Le fabricant assure sur son site web que son système est un « outil d’aide à la décision » qui « analyse uniquement les gestes, jamais les individus ». « Veesion s’interdit toute utilisation des données recueillies dans le cadre de ses activités », ajoute l’entreprise.
« C’est la beauté de la chose. Contrairement aux technologies de reconnaissance faciale qui font controverse, ce système ne récolte pas de données biométriques, affirme Karl St-Laurent, de Sécur-Icare. Ça ne juge pas si la personne est une femme ou un homme, ça analyse le mouvement de sa main. »
« Le système n’est pas là pour accuser. Il est juste là pour avertir. C’est le rôle de l’agent d’aller rencontrer par la suite le client pour le dissuader. »
— Karl St-Laurent, président de Sécur-Icare
Cette mécanique soulève cependant d’autres questions d’ordre légal. Bien que le système ne soit pas conçu pour que l’analyse de l’intelligence artificielle serve de preuve qu’un crime a été commis, un gérant serait-il en droit de détenir provisoirement un suspect récalcitrant après avoir reçu une alerte du système ? « Si on se met à détenir des gens aussitôt qu’il y a une alerte, c’est sûr qu’il va y avoir des contestations », estime l’avocate criminaliste Annie Émond, du cabinet Boro Frigon Gordon Jones.
« Juste mettre un objet dans sa poche de manteau n’est pas un crime en soi, insiste-t-elle. C’est probablement déjà arrivé à beaucoup de gens juste parce qu’ils avaient les mains pleines, et qui ont fini par payer en arrivant à la caisse. Devant la cour, il faut démontrer qu’il y avait une intention criminelle », souligne Me Émond.
La Commission d’accès à l’information du Québec (CAI), responsable de l’application des lois encadrant l’utilisation de banques de données personnelles, est au courant de l’existence de cette technologie, mais n’a pas encore été appelée à se pencher sur son utilisation au Québec.
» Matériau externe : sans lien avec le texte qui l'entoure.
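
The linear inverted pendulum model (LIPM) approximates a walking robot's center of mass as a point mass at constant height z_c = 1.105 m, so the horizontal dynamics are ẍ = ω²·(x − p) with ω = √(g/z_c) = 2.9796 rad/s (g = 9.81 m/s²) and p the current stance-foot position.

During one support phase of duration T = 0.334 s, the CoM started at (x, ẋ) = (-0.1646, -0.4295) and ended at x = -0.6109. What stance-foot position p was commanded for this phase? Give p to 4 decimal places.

ωT = 2.9796·0.334 = 0.995186; cosh(ωT) = 1.537442, sinh(ωT) = 1.167787
x(T) = p + (x₀−p)·cosh(ωT) + (ẋ₀/ω)·sinh(ωT) ⇒ p·(1 − cosh) = x(T) − x₀·cosh − (ẋ₀/ω)·sinh
numerator   = -0.6109 − (-0.1646)·1.537442 − (-0.4295/2.9796)·1.167787 = -0.189504
denominator = 1 − 1.537442 = -0.537442
p = -0.189504 / -0.537442 = 0.3526

p = 0.3526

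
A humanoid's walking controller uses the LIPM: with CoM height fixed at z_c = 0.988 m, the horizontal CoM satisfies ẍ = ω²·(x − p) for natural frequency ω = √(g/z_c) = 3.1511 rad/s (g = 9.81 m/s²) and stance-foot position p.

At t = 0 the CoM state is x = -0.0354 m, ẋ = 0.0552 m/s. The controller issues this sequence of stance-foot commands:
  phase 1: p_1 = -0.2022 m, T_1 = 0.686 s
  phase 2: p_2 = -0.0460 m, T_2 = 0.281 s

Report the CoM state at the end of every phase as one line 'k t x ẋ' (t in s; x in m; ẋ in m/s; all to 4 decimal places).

1 0.6860 0.6068 2.4952
2 0.9670 1.6764 5.6080

phase 1: p=-0.2022, T=0.686, ωT=2.161655, cosh=4.400316, sinh=4.285181; start (x,ẋ)=(-0.035400, 0.055200) → end (x,ẋ)=(0.606839, 2.495204)
phase 2: p=-0.0460, T=0.281, ωT=0.885459, cosh=1.418311, sinh=1.005786; start (x,ẋ)=(0.606839, 2.495204) → end (x,ẋ)=(1.676362, 5.608039)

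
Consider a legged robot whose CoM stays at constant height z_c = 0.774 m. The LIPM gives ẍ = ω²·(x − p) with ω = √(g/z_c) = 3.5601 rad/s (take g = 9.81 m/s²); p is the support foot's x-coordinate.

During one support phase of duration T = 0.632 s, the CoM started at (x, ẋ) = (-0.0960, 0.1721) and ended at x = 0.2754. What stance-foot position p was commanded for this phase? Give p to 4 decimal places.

p = -0.1341

ωT = 3.5601·0.632 = 2.249983; cosh(ωT) = 4.796489, sinh(ωT) = 4.691088
x(T) = p + (x₀−p)·cosh(ωT) + (ẋ₀/ω)·sinh(ωT) ⇒ p·(1 − cosh) = x(T) − x₀·cosh − (ẋ₀/ω)·sinh
numerator   = 0.2754 − (-0.0960)·4.796489 − (0.1721/3.5601)·4.691088 = 0.509089
denominator = 1 − 4.796489 = -3.796489
p = 0.509089 / -3.796489 = -0.1341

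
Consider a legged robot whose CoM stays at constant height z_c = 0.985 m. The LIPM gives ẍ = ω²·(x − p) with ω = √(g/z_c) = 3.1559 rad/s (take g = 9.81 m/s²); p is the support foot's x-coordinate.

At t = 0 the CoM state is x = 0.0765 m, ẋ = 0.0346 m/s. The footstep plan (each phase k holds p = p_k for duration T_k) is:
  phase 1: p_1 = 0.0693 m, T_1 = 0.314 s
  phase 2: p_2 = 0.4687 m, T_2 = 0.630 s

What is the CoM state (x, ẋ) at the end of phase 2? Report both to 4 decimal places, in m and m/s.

phase 1: p=0.0693, T=0.314, ωT=0.990953, cosh=1.532511, sinh=1.161288; start (x,ẋ)=(0.076500, 0.034600) → end (x,ẋ)=(0.093066, 0.079412)
phase 2: p=0.4687, T=0.630, ωT=1.988217, cosh=3.719721, sinh=3.582781; start (x,ẋ)=(0.093066, 0.079412) → end (x,ẋ)=(-0.838400, -3.951865)

x = -0.8384, ẋ = -3.9519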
La loi exige que toute organisation qui collecte des données biométriques permettant d’identifier une personne le déclare à l’organisme, et qu’une analyse de risque soit réalisée en amont.
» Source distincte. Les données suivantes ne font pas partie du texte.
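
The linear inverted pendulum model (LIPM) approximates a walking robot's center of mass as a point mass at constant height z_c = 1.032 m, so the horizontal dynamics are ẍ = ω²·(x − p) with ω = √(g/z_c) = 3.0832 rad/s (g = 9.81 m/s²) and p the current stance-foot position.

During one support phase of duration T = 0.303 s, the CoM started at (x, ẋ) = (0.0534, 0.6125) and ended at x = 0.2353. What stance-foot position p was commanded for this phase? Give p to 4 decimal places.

ωT = 3.0832·0.303 = 0.934210; cosh(ωT) = 1.469049, sinh(ωT) = 1.076152
x(T) = p + (x₀−p)·cosh(ωT) + (ẋ₀/ω)·sinh(ωT) ⇒ p·(1 − cosh) = x(T) − x₀·cosh − (ẋ₀/ω)·sinh
numerator   = 0.2353 − (0.0534)·1.469049 − (0.6125/3.0832)·1.076152 = -0.056933
denominator = 1 − 1.469049 = -0.469049
p = -0.056933 / -0.469049 = 0.1214

p = 0.1214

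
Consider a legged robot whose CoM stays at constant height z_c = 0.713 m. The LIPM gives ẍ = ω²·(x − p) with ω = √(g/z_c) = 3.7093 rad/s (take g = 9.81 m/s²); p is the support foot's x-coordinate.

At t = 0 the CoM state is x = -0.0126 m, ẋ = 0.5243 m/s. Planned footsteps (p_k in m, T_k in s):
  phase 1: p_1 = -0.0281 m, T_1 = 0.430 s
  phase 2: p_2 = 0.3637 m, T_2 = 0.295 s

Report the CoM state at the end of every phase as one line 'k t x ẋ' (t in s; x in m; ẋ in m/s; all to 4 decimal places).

1 0.4300 0.3456 1.4810
2 0.7250 0.8631 2.3708

phase 1: p=-0.0281, T=0.430, ωT=1.594999, cosh=2.565616, sinh=2.362708; start (x,ẋ)=(-0.012600, 0.524300) → end (x,ẋ)=(0.345630, 1.480995)
phase 2: p=0.3637, T=0.295, ωT=1.094243, cosh=1.660858, sinh=1.326065; start (x,ẋ)=(0.345630, 1.480995) → end (x,ẋ)=(0.863139, 2.370837)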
« Est-ce bien vrai que ce genre de système ne fait que de la vérification, et pas de l’identification ? On ne se prononcera pas, mais il est permis de douter. Sans avoir fait une enquête détaillée du système, c’est difficile à dire. »
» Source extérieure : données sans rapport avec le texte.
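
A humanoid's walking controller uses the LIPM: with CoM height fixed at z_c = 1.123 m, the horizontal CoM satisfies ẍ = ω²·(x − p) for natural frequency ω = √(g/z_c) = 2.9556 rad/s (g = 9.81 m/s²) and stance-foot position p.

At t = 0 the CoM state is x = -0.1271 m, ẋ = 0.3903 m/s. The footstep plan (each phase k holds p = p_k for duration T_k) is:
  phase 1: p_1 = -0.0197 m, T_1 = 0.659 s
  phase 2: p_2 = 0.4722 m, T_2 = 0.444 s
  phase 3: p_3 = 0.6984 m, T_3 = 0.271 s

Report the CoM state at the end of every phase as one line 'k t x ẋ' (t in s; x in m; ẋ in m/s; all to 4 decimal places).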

— Xavier St-Gelais, conseiller à la veille et à la recherche à la CAI
L’analyse des mouvements par intelligence artificielle est déjà implantée dans les aéroports et pour les systèmes de contrôle des feux de circulation, par exemple.
Genetec, important fournisseur de systèmes de sécurité montréalais, émet d’importantes réserves pour son utilisation dans l’industrie du commerce de détail. « Le nombre de fausses alertes qui seraient générées par ces technologies serait accablant pour le personnel », affirme son directeur national des ventes, Scott Thomas.
« Pensez à toutes les différentes façons possibles dont les allées et les tablettes des magasins sont configurées, et comment les caméras sont disposées. Je ne pense pas que la technologie soit à point pour en tenir compte », ajoute-t-il.
Karl St-Laurent, lui, assure que le système Veesion fonctionne.
Pour l’instant, seuls son équipe et lui ont reçu les alertes générées par l’IA dans le cadre des tests, mais dans les prochains jours, il entend l’installer dans un deuxième commerce, où il donnera accès au personnel pour pousser les essais un cran plus loin.
« Des fournisseurs qui me disent que leur solution marche, j’en ai vu souvent dans ma carrière. Mais là, je suis impressionné… et je suis dur à impressionner », lance-t-il.